Joseph Blatter ha podido reelegirse una y otra vez como presidente de la FIFA, porque siempre ha estado entre amigos: personajes como Jack Warner, Chuck Blazer, Ricardo Texeira o Uri Linsi, altos ejecutivos de las asociaciones de fútbol que han recibido dispendios millonarios que, presumen agencias gubernamentales y no gubernamentales, derivan de “favores” por tráfico de influencias, malversaciones de fondos, licitaciones comerciales irregulares, lavado de dinero y apuestas ilegales. El deporte más popular del planeta reducido a una transacción sin magia ni picardía, aquellas que, decían los antiguos, eran la esencia del partido.

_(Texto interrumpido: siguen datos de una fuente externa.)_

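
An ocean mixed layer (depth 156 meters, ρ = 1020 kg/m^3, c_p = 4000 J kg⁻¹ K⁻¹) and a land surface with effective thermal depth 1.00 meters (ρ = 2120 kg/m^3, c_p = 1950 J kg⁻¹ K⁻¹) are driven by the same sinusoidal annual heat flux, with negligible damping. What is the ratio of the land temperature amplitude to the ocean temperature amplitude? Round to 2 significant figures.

150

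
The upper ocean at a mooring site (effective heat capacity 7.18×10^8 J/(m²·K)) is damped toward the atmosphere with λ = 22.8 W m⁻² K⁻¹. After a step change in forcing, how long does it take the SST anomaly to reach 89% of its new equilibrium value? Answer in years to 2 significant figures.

Areal heat capacity C = 7.18×10^8 J/(m²·K) (given).
τ = C / λ = 7.18×10^8 / 22.8 = 3.15×10^7 s.
Fraction reached: 1 − e^(−t/τ) = 0.89 ⇒ t = −τ ln(1 − 0.89) = τ × 2.21.
t = 6.95×10^7 s = 2.20 years.

2.2 years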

Pero tal vez no todo está perdido. Para la inauguración del Alemania 2006, la FIFA invitó a algunos de los grandes del fútbol. Los rostros sonrientes de Pelé, Beckenbauer, Cruyff o Plattini, héroes domesticados por la Federación, surgieron en las pantallas del estadio de Munich. Sin embargo, dos figuras se hicieron presentes por su ausencia: Maradona y Romario. El hombre que marcó “la mano de Dios” y el mejor gol de la historia en un mismo partido, y el “salvador de la patria”, quienes no olvidan todo lo mal que los trató la Federación, lo mucho que obtuvo de sus pases privilegiados y sus goles de ensueño, y lo poco que les ayudó en los años difíciles. Maradona prefirió quedarse con los periodistas de la cadena televisiva española que lo invitó como comentarista. Romario se entregó a la pereza y no viajó a Munich. Si “la mano de Dios” aún cimbra la portería inglesa y el Maracaná aún se estremece con dos goles que envían a Brasil al Estados Unidos 1994 no todo está perdido. Aún existen los revueltos. Patear un balón aún es un gozo contestatario, a pesar de la realidad, que se sigue pareciendo a sí misma.